It's not as if she had much of a choice.
And that's the problem, isn't it.
As the Lamb adds another bed to the dormitory, she thinks, exhaustedly, about what she's doing and why she's doing it. She remembers realizing that it's not worth it, to purchase safety at the cost of becoming a Bishop. Well, what is she becoming? She used to be able to feel things besides tired despair and the looming premonition that if she remembers how to have emotions again she'll be instantly crushed under the weight of them. She used to react to Heket's nonsense by rushing home to save her people. She used to be able to consistently remember to wait for people to express a decision before she pockets them.
Or did she? Can she remember for sure? She can't think through the fog in her head. How sure is she, that she's asked every single time?
And if she did ask, or wait to be asked, every single time she took a follower... so what? She bought Hutrear from that spiderfolk; sure, he seemed to be grateful for the rescue and eager for a new life as her Follower, but how hard did she actually try to check? Sure, she didn't really have better options—releasing someone into the woods alone isn't much better than killing them—but if someone would rather be released into the woods alone than join her cult, she should offer them that, and she hasn't been.

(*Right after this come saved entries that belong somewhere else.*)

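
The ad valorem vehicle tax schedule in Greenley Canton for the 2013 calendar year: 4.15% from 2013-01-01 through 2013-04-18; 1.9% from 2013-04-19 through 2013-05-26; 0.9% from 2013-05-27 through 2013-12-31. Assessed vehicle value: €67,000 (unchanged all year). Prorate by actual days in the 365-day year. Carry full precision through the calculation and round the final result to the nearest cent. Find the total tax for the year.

2013-01-01 to 2013-04-18: 108 days at 4.15% → €67,000 × 4.15% × 108/365 = €822.7233
2013-04-19 to 2013-05-26: 38 days at 1.9% → €67,000 × 1.9% × 38/365 = €132.5315
2013-05-27 to 2013-12-31: 219 days at 0.9% → €67,000 × 0.9% × 219/365 = €361.8000
Total = €1,317.0548

€1,317.05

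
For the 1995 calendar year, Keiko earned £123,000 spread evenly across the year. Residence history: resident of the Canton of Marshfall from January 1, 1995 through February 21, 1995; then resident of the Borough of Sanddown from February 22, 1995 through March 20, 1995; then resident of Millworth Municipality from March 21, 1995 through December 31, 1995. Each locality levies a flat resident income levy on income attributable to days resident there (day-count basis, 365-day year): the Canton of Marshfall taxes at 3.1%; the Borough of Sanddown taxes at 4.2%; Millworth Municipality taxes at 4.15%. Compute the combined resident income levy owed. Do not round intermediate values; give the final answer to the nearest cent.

The Canton of Marshfall, January 1 – February 21, 1995: 52 days → £123,000 × 3.1% × 52/365 = £543.2219
The Borough of Sanddown, February 22 – March 20, 1995: 27 days → £123,000 × 4.2% × 27/365 = £382.1425
Millworth Municipality, March 21 – December 31, 1995: 286 days → £123,000 × 4.15% × 286/365 = £3,999.6904
Total = £4,925.0548

£4,925.05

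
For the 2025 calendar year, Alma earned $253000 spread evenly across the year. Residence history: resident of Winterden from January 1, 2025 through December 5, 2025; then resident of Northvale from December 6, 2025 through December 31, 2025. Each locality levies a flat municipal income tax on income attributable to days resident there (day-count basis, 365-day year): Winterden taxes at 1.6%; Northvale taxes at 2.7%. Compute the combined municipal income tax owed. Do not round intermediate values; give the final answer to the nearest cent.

Winterden, January 1 – December 5, 2025: 339 days → $253000 × 1.6% × 339/365 = $3759.6493
Northvale, December 6 – December 31, 2025: 26 days → $253000 × 2.7% × 26/365 = $486.5918
Total = $4246.2411

$4246.24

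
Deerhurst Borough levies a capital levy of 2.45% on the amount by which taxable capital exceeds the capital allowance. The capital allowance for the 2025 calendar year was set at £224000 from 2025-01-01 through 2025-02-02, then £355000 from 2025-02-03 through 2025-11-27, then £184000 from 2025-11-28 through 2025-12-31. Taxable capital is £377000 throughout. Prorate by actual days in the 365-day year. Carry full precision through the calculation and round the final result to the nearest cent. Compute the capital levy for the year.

2025-01-01 to 2025-02-02: 33 days, exemption £224000 → (£377000 − £224000) × 2.45% × 33/365 = £338.9055
2025-02-03 to 2025-11-27: 298 days, exemption £355000 → (£377000 − £355000) × 2.45% × 298/365 = £440.0603
2025-11-28 to 2025-12-31: 34 days, exemption £184000 → (£377000 − £184000) × 2.45% × 34/365 = £440.4630
Total = £1219.4288

£1219.43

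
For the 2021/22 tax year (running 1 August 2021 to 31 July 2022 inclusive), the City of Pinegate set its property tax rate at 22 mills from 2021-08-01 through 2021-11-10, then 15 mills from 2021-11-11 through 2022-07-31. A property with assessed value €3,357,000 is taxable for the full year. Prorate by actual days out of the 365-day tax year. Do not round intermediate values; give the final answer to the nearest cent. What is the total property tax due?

2021-08-01 to 2021-11-10: 102 days at 22 mills → €3,357,000 × 2.2% × 102/365 = €20,638.6521
2021-11-11 to 2022-07-31: 263 days at 15 mills → €3,357,000 × 1.5% × 263/365 = €36,283.1918
Total = €56,921.8438

€56,921.84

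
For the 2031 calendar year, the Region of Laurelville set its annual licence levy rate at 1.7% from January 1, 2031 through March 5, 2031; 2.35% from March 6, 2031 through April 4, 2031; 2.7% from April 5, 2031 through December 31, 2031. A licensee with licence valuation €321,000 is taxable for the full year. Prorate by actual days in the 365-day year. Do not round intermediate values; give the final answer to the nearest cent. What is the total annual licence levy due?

January 1 – March 5, 2031: 64 days at 1.7% → €321,000 × 1.7% × 64/365 = €956.8438
March 6 – April 4, 2031: 30 days at 2.35% → €321,000 × 2.35% × 30/365 = €620.0137
April 5 – December 31, 2031: 271 days at 2.7% → €321,000 × 2.7% × 271/365 = €6,434.9507
Total = €8,011.8082

€8,011.81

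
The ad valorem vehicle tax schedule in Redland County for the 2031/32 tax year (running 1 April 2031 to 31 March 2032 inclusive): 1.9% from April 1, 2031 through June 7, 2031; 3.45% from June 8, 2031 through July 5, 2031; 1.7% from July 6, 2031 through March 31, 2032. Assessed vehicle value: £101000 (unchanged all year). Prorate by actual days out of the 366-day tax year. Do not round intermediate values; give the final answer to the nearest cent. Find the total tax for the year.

£1889.75

April 1 – June 7, 2031: 68 days at 1.9% → £101000 × 1.9% × 68/366 = £356.5355
June 8 – July 5, 2031: 28 days at 3.45% → £101000 × 3.45% × 28/366 = £266.5738
July 6, 2031 – March 31, 2032: 270 days at 1.7% → £101000 × 1.7% × 270/366 = £1266.6393
Total = £1889.7486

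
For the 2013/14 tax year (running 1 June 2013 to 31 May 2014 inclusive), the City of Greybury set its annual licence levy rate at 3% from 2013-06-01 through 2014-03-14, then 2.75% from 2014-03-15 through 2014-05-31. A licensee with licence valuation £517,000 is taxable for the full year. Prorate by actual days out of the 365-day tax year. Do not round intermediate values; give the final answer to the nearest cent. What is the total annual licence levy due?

£15,233.79

2013-06-01 to 2014-03-14: 287 days at 3% → £517,000 × 3% × 287/365 = £12,195.5342
2014-03-15 to 2014-05-31: 78 days at 2.75% → £517,000 × 2.75% × 78/365 = £3,038.2603
Total = £15,233.7945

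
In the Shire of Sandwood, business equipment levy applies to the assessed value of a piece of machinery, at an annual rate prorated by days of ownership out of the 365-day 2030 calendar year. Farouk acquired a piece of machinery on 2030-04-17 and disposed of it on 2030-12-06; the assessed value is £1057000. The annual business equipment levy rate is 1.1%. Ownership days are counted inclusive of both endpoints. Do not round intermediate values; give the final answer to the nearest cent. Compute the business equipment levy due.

£7454.02

Days held (2030-04-17 to 2030-12-06): 234 out of 365
Tax = £1057000 × 1.1% × 234/365 = £7454.0219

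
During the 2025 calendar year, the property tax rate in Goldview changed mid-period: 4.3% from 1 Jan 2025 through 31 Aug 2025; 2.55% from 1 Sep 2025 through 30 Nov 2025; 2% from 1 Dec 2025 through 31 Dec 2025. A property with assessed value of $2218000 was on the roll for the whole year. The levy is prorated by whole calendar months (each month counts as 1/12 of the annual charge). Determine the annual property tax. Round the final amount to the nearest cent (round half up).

$81419.08

1 Jan – 31 Aug 2025: 8 months at 4.3% → $2218000 × 4.3% × 8/12 = $63582.6667
1 Sep – 30 Nov 2025: 3 months at 2.55% → $2218000 × 2.55% × 3/12 = $14139.7500
1 Dec – 31 Dec 2025: 1 month at 2% → $2218000 × 2% × 1/12 = $3696.6667
Total = $81419.0833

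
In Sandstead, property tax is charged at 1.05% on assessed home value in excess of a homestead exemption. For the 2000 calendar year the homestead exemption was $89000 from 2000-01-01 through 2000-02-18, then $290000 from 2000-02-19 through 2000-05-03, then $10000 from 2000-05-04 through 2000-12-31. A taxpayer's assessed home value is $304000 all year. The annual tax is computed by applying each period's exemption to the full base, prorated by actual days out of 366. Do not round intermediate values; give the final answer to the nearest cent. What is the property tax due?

2000-01-01 to 2000-02-18: 49 days, exemption $89000 → ($304000 − $89000) × 1.05% × 49/366 = $302.2336
2000-02-19 to 2000-05-03: 75 days, exemption $290000 → ($304000 − $290000) × 1.05% × 75/366 = $30.1230
2000-05-04 to 2000-12-31: 242 days, exemption $10000 → ($304000 − $10000) × 1.05% × 242/366 = $2041.1311
Total = $2373.4877

$2373.49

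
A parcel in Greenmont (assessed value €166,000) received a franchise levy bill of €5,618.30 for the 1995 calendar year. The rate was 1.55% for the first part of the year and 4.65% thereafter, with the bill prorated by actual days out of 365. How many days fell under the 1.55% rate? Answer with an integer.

149 days

Let d = days at the first rate; then 365 − d days at the second rate.
€166,000 × [1.55%·d + 4.65%·(365−d)] / 365 = €5,618.30
Solving gives d = 149, so the new rate took effect on May 30, 1995.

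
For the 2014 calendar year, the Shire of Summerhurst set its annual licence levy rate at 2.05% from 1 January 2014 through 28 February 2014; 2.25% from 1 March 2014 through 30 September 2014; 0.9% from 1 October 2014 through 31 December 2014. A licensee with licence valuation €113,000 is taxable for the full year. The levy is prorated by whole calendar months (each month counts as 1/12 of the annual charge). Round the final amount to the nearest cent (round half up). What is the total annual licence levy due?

€2,123.46

1 January – 28 February 2014: 2 months at 2.05% → €113,000 × 2.05% × 2/12 = €386.0833
1 March – 30 September 2014: 7 months at 2.25% → €113,000 × 2.25% × 7/12 = €1,483.1250
1 October – 31 December 2014: 3 months at 0.9% → €113,000 × 0.9% × 3/12 = €254.2500
Total = €2,123.4583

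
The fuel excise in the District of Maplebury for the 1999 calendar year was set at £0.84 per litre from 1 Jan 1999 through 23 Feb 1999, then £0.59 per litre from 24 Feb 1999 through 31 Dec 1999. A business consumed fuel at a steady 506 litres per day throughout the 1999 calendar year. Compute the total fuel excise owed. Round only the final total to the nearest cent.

1 Jan – 23 Feb 1999: 54 days × 506 litres/day = 27,324 litres at £0.84/litre → £22,952.16
24 Feb – 31 Dec 1999: 311 days × 506 litres/day = 157,366 litres at £0.59/litre → £92,845.94

£115,798.10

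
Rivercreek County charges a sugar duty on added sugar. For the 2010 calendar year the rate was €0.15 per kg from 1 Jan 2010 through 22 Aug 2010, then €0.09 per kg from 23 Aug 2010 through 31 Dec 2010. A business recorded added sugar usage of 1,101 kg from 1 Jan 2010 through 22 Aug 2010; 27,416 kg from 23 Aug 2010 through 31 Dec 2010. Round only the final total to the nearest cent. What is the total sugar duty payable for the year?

€2,632.59

1 Jan – 22 Aug 2010: 1,101 kg at €0.15/kg → €165.15
23 Aug – 31 Dec 2010: 27,416 kg at €0.09/kg → €2,467.44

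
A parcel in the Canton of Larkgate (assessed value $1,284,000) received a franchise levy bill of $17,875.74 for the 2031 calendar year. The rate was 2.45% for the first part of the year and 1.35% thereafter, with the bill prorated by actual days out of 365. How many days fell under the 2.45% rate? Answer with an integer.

Let d = days at the first rate; then 365 − d days at the second rate.
$1,284,000 × [2.45%·d + 1.35%·(365−d)] / 365 = $17,875.74
Solving gives d = 14, so the new rate took effect on 15 Jan 2031.

14 days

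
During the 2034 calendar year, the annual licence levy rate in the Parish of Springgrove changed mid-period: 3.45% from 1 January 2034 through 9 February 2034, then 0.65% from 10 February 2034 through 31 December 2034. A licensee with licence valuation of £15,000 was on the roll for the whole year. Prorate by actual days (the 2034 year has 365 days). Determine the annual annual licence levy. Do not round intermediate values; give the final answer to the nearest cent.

£143.53

1 January – 9 February 2034: 40 days at 3.45% → £15,000 × 3.45% × 40/365 = £56.7123
10 February – 31 December 2034: 325 days at 0.65% → £15,000 × 0.65% × 325/365 = £86.8151
Total = £143.5274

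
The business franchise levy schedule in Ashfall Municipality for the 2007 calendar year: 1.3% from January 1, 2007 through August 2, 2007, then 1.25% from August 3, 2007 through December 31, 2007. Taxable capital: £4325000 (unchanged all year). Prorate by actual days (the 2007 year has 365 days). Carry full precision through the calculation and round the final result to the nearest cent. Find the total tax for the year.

January 1 – August 2, 2007: 214 days at 1.3% → £4325000 × 1.3% × 214/365 = £32964.7945
August 3 – December 31, 2007: 151 days at 1.25% → £4325000 × 1.25% × 151/365 = £22365.5822
Total = £55330.3767

£55330.38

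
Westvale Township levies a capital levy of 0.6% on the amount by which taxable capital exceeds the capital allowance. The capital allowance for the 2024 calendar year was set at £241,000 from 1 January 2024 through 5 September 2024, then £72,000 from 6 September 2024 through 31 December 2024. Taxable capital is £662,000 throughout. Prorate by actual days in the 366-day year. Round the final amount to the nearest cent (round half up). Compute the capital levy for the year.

£2,850.15

1 January – 5 September 2024: 249 days, exemption £241,000 → (£662,000 − £241,000) × 0.6% × 249/366 = £1,718.5082
6 September – 31 December 2024: 117 days, exemption £72,000 → (£662,000 − £72,000) × 0.6% × 117/366 = £1,131.6393
Total = £2,850.1475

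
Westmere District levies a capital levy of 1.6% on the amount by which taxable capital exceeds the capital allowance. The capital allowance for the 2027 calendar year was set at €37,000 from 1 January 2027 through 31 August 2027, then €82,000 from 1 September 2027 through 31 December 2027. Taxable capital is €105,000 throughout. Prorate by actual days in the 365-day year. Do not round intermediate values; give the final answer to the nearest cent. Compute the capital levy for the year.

1 January – 31 August 2027: 243 days, exemption €37,000 → (€105,000 − €37,000) × 1.6% × 243/365 = €724.3397
1 September – 31 December 2027: 122 days, exemption €82,000 → (€105,000 − €82,000) × 1.6% × 122/365 = €123.0027
Total = €847.3425

€847.34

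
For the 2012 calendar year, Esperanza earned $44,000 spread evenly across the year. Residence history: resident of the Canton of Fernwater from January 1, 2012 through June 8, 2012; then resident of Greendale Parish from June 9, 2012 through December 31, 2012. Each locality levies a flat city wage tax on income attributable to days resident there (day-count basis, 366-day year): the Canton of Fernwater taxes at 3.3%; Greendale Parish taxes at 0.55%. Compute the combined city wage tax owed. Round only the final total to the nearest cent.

$770.96

The Canton of Fernwater, January 1 – June 8, 2012: 160 days → $44,000 × 3.3% × 160/366 = $634.7541
Greendale Parish, June 9 – December 31, 2012: 206 days → $44,000 × 0.55% × 206/366 = $136.2077
Total = $770.9617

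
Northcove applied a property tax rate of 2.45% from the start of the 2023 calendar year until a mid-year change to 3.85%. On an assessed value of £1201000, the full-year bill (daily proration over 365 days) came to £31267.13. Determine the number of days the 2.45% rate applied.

Let d = days at the first rate; then 365 − d days at the second rate.
£1201000 × [2.45%·d + 3.85%·(365−d)] / 365 = £31267.13
Solving gives d = 325, so the new rate took effect on 22 Nov 2023.

325 days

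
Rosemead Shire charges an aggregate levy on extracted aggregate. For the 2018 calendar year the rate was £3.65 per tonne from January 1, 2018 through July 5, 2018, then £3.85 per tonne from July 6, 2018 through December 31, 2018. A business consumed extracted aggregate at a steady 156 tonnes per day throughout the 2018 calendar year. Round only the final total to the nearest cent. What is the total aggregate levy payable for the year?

£213,415.80

January 1 – July 5, 2018: 186 days × 156 tonnes/day = 29,016 tonnes at £3.65/tonne → £105,908.40
July 6 – December 31, 2018: 179 days × 156 tonnes/day = 27,924 tonnes at £3.85/tonne → £107,507.40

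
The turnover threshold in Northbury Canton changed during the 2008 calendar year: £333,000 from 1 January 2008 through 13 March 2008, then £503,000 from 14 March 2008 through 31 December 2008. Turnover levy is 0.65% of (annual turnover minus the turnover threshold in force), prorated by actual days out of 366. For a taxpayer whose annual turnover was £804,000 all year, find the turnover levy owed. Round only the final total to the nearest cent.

£2,176.90

1 January – 13 March 2008: 73 days, exemption £333,000 → (£804,000 − £333,000) × 0.65% × 73/366 = £610.6270
14 March – 31 December 2008: 293 days, exemption £503,000 → (£804,000 − £503,000) × 0.65% × 293/366 = £1,566.2691
Total = £2,176.8962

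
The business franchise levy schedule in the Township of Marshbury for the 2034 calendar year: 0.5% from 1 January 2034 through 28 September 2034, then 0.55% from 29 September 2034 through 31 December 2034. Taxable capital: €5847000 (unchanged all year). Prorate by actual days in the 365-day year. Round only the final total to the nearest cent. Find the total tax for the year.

€29987.90

1 January – 28 September 2034: 271 days at 0.5% → €5847000 × 0.5% × 271/365 = €21705.9863
29 September – 31 December 2034: 94 days at 0.55% → €5847000 × 0.55% × 94/365 = €8281.9151
Total = €29987.9014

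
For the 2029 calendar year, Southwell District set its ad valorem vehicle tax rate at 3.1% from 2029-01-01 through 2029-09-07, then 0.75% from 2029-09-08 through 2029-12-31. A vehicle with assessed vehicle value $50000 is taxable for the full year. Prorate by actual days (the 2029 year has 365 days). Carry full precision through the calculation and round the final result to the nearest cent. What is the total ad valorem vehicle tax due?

$1179.79

2029-01-01 to 2029-09-07: 250 days at 3.1% → $50000 × 3.1% × 250/365 = $1061.6438
2029-09-08 to 2029-12-31: 115 days at 0.75% → $50000 × 0.75% × 115/365 = $118.1507
Total = $1179.7945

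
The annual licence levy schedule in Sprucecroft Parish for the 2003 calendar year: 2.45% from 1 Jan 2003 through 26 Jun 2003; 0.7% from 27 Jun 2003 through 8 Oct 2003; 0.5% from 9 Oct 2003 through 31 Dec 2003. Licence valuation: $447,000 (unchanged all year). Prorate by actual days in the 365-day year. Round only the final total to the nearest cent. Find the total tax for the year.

1 Jan – 26 Jun 2003: 177 days at 2.45% → $447,000 × 2.45% × 177/365 = $5,310.7274
27 Jun – 8 Oct 2003: 104 days at 0.7% → $447,000 × 0.7% × 104/365 = $891.5507
9 Oct – 31 Dec 2003: 84 days at 0.5% → $447,000 × 0.5% × 84/365 = $514.3562
Total = $6,716.6342

$6,716.63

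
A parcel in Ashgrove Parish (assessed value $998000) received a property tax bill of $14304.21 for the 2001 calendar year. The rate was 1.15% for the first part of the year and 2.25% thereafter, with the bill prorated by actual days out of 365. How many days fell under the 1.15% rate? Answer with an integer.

Let d = days at the first rate; then 365 − d days at the second rate.
$998000 × [1.15%·d + 2.25%·(365−d)] / 365 = $14304.21
Solving gives d = 271, so the new rate took effect on 29 September 2001.

271 days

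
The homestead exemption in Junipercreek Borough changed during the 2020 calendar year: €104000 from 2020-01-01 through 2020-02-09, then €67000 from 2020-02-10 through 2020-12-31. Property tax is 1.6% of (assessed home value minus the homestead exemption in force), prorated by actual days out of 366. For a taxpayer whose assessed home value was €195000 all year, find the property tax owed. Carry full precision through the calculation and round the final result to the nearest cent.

€1983.30

2020-01-01 to 2020-02-09: 40 days, exemption €104000 → (€195000 − €104000) × 1.6% × 40/366 = €159.1257
2020-02-10 to 2020-12-31: 326 days, exemption €67000 → (€195000 − €67000) × 1.6% × 326/366 = €1824.1749
Total = €1983.3005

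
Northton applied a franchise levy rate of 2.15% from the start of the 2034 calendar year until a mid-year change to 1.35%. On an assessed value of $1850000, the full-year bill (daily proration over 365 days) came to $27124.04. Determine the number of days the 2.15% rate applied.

Let d = days at the first rate; then 365 − d days at the second rate.
$1850000 × [2.15%·d + 1.35%·(365−d)] / 365 = $27124.04
Solving gives d = 53, so the new rate took effect on 23 Feb 2034.

53 days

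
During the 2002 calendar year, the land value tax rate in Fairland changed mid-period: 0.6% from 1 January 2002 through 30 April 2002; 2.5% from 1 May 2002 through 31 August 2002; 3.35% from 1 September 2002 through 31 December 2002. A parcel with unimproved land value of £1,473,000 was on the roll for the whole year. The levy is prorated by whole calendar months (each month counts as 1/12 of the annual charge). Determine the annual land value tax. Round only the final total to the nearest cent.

£31,669.50

1 January – 30 April 2002: 4 months at 0.6% → £1,473,000 × 0.6% × 4/12 = £2,946.0000
1 May – 31 August 2002: 4 months at 2.5% → £1,473,000 × 2.5% × 4/12 = £12,275.0000
1 September – 31 December 2002: 4 months at 3.35% → £1,473,000 × 3.35% × 4/12 = £16,448.5000
Total = £31,669.5000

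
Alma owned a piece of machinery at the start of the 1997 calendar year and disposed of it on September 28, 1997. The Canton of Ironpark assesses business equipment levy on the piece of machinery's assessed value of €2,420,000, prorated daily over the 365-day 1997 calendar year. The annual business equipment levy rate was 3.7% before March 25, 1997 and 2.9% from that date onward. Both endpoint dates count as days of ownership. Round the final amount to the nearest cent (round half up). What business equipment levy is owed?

€56,508.66

January 1 – March 24, 1997: 83 days at 3.7% → €2,420,000 × 3.7% × 83/365 = €20,361.1507
March 25 – September 28, 1997: 188 days at 2.9% → €2,420,000 × 2.9% × 188/365 = €36,147.5068
Total = €56,508.6575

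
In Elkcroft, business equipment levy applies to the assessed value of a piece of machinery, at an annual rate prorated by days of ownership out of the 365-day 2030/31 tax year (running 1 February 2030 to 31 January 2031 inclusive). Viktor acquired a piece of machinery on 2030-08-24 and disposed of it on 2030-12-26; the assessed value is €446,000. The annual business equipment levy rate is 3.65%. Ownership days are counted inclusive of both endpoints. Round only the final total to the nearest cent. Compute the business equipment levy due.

Days held (2030-08-24 to 2030-12-26): 125 out of 365
Tax = €446,000 × 3.65% × 125/365 = €5,575.0000

€5,575.00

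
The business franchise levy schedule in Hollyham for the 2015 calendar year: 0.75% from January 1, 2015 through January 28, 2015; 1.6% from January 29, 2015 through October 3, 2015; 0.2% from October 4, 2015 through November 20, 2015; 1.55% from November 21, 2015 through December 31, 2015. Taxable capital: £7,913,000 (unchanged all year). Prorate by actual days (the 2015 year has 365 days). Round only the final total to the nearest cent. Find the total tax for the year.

£106,435.27

January 1 – January 28, 2015: 28 days at 0.75% → £7,913,000 × 0.75% × 28/365 = £4,552.6849
January 29 – October 3, 2015: 248 days at 1.6% → £7,913,000 × 1.6% × 248/365 = £86,024.0658
October 4 – November 20, 2015: 48 days at 0.2% → £7,913,000 × 0.2% × 48/365 = £2,081.2274
November 21 – December 31, 2015: 41 days at 1.55% → £7,913,000 × 1.55% × 41/365 = £13,777.2918
Total = £106,435.2699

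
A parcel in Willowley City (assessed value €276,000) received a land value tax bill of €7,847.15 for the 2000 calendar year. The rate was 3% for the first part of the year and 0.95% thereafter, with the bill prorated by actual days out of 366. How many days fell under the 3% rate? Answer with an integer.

338 days

Let d = days at the first rate; then 366 − d days at the second rate.
€276,000 × [3%·d + 0.95%·(366−d)] / 366 = €7,847.15
Solving gives d = 338, so the new rate took effect on 4 Dec 2000.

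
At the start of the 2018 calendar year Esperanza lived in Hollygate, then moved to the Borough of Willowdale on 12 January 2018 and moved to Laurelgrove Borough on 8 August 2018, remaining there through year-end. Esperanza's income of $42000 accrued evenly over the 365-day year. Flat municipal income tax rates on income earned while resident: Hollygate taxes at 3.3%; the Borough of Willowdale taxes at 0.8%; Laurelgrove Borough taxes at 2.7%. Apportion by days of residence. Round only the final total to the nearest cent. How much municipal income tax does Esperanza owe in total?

$686.84

Hollygate, 1 January – 11 January 2018: 11 days → $42000 × 3.3% × 11/365 = $41.7699
The Borough of Willowdale, 12 January – 7 August 2018: 208 days → $42000 × 0.8% × 208/365 = $191.4740
Laurelgrove Borough, 8 August – 31 December 2018: 146 days → $42000 × 2.7% × 146/365 = $453.6000
Total = $686.8438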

And... even if it's the best she can do, and even if they did all choose it from among their small handful of shitty options... it still, fundamentally, doesn't sit right with her that she's doing this. It still, fundamentally, isn't right, that she's doing this.
What other choice does she have, though? Would her followers thank her, if she "freed" them all to starve and die alone without her? She hardly thinks so. Would the One Who Waits Below take it kindly, if she jettisoned her whole camp and trudged back into the mushroom forest for a suicide mission against whatever the next awful beast is? Not bloody likely.